Our conclusion is in accord with that of Judge Barnes. The seamen described in said exception did not include workers on a dredge.
We realize that the word “seamen” has been construed in other connections, and such constructions have comprehended dredge workers and related tasks. But, our guide, we think, is to be found in the opinion written in South Chicago Co. v. Bassett, 309 U.S. 251, 60 S.Ct. 544, 548, 84 L. Ed. 732, where the Court, determining whether a laborer on a coaling vessel was a “member of a crew” and therefore without .the protection of the Longshoremen’s and Harbor Workers’ Act, 33 U.S.C.A. § 901 et seq. said:
“The word ‘crew’ does not have an absolutely unvarying legal significance. * * * our concern there was ‘to define the meaning for the purpose of a particular statute which must be read in the light of the mischief to be corrected and the end t»o be attained.’ * * *
“That i's our concern here in construing this particular statute — the Longshoremen’s and Harbor Workers’ Compensation Act — with appropriate regard to its distinctive aim. Wc find little aid in considering the use of the term ‘crew’ in other statutes having other purposes.
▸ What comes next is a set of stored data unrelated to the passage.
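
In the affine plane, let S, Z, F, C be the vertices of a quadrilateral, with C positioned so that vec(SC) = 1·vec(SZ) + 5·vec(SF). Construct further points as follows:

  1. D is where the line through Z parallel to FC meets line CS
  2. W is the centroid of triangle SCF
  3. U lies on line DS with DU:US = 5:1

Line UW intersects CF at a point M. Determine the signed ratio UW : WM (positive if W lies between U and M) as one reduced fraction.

Assign S = (0, 0), Z = (1, 0), F = (0, 1), C = (1, 5) — the answer is frame-independent, so this choice is without loss of generality.
1. D is where the line through Z parallel to FC meets line CS ⇒ D = (-4, -20)
2. W is the centroid of triangle SCF ⇒ W = (1/3, 2)
3. U lies on line DS with DU:US = 5:1 ⇒ U = (-2/3, -10/3)
line UW meets CF at M = (7/12, 10/3)
W = U + t·(M−U) with t = 4/5, so UW:WM = 4/5:1/5

UW:WM = 4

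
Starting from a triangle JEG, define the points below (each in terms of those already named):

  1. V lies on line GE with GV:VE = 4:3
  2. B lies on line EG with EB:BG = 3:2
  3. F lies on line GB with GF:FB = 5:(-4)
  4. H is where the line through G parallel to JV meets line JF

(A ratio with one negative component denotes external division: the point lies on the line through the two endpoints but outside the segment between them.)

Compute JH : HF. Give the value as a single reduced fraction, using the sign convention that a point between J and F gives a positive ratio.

Set J = (0, 0), E = (1, 0), G = (0, 1); any affine frame gives the same invariant.
1. V lies on line GE with GV:VE = 4:3 ⇒ V = (4/7, 3/7)
2. B lies on line EG with EB:BG = 3:2 ⇒ B = (2/5, 3/5)
3. F lies on line GB with GF:FB = 5:(-4) ⇒ F = (2, -1)
4. H is where the line through G parallel to JV meets line JF ⇒ H = (-4/5, 2/5)
H = J + t·(F−J) with t = -2/5, so JH:HF = t:(1−t) = -2/5:7/5

JH:HF = -2/7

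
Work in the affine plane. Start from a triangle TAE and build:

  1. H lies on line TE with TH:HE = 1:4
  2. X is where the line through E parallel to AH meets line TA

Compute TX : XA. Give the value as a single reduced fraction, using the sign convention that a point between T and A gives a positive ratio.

Assign T = (0, 0), A = (1, 0), E = (0, 1) — the answer is frame-independent, so this choice is without loss of generality.
1. H lies on line TE with TH:HE = 1:4 ⇒ H = (0, 1/5)
2. X is where the line through E parallel to AH meets line TA ⇒ X = (5, 0)
X = T + t·(A−T) with t = 5, so TX:XA = t:(1−t) = 5:-4

TX:XA = -5/4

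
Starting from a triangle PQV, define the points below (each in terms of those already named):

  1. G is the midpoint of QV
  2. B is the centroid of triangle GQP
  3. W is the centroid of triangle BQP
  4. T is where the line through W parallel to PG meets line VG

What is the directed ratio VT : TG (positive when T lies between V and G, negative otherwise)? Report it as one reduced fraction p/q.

Set P = (0, 0), Q = (1, 0), V = (0, 1); any affine frame gives the same invariant.
1. G is the midpoint of QV ⇒ G = (1/2, 1/2)
2. B is the centroid of triangle GQP ⇒ B = (1/2, 1/6)
3. W is the centroid of triangle BQP ⇒ W = (1/2, 1/18)
4. T is where the line through W parallel to PG meets line VG ⇒ T = (13/18, 5/18)
T = V + t·(G−V) with t = 13/9, so VT:TG = t:(1−t) = 13/9:-4/9

VT:TG = -13/4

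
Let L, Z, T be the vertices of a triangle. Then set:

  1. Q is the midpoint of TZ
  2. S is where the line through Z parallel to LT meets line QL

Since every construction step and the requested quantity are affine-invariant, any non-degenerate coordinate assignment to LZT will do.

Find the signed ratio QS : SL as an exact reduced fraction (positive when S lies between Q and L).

QS:SL = -1/2

Set L = (0, 0), Z = (1, 0), T = (0, 1); any affine frame gives the same invariant.
1. Q is the midpoint of TZ ⇒ Q = (1/2, 1/2)
2. S is where the line through Z parallel to LT meets line QL ⇒ S = (1, 1)
S = Q + t·(L−Q) with t = -1, so QS:SL = t:(1−t) = -1:2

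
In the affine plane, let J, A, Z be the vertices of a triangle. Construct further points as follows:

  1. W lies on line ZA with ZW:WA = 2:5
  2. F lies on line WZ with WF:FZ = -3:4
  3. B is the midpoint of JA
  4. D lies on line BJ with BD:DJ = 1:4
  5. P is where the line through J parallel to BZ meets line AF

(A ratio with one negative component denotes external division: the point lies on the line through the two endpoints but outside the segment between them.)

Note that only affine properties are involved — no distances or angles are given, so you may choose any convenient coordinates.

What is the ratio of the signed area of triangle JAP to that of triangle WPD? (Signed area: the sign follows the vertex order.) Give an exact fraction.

Choose coordinates J = (0, 0), A = (1, 0), Z = (0, 1).
1. W lies on line ZA with ZW:WA = 2:5 ⇒ W = (2/7, 5/7)
2. F lies on line WZ with WF:FZ = -3:4 ⇒ F = (8/7, -1/7)
3. B is the midpoint of JA ⇒ B = (1/2, 0)
4. D lies on line BJ with BD:DJ = 1:4 ⇒ D = (2/5, 0)
5. P is where the line through J parallel to BZ meets line AF ⇒ P = (-1, 2)
2·[JAP] = 2, 2·[WPD] = 27/35
[JAP]:[WPD] = 2:27/35 = 70/27

[JAP]:[WPD] = 70/27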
This Act, a's we have seen, was to provide compensation for a class of employees at work on a vessel in navigable waters who, although they might be classed as seamen * * * were still regarded as distinct from members of a ‘crew.’ They were persons serving on vessels, to be sure, but their service was that of laborers, of the sort performed by longshoremen and harbor workers and thus distinguished from those employees on the vessel who are naturally and primarily on board to aid in her navigation.”
Other cases which command special attention and consideration are: Helena Glendale Ferry Co. v. Walling, supra; Spinner v. Waterways Co., supra; Arnesen v. Manhattan Lighterage Corp., D.C., 57 F.Supp. 218, reversed, by the Second Circuit Court of Appeals sub. nom. Anderson v. Manhattan Lighterage Co., 148 F.2d 971; and Gale v. Union Bag & Paper Co., 5 Cir., 116 F.2d 27.
The decree is
Affirmed.
Spinner v. Waterways Fuel & Dock Co., 70 Ohio App. 121, 41 N.E.2d 144; Arnesen v. Manhattan Lighterage Corp., D.C.N.Y., 57 F.Supp. 218, reversed in Anderson v. Manhattan Lighterage Co., 2 Cir., 148 F.2d 971, which opinion has just come to our attention and meets our approval; Helena Glendale Ferry Co. v. Walling, 8 Cir., 132 F.2d 616; Gale v. Union Bag & Paper Corporation, 5 Cir., 116 F.2d 27, affirming Lowrimoore et al. v. Union Bag & Paper Corporation, D.C., 30 F.Supp. 647; Duke v. Helen-Glendale Ferry Co., 203 Ark. 865, 159 S.W.2d 74, 139 A.L.R. 1404; Jordan v. American Oil Co., D.C., 51 F.Supp. 77.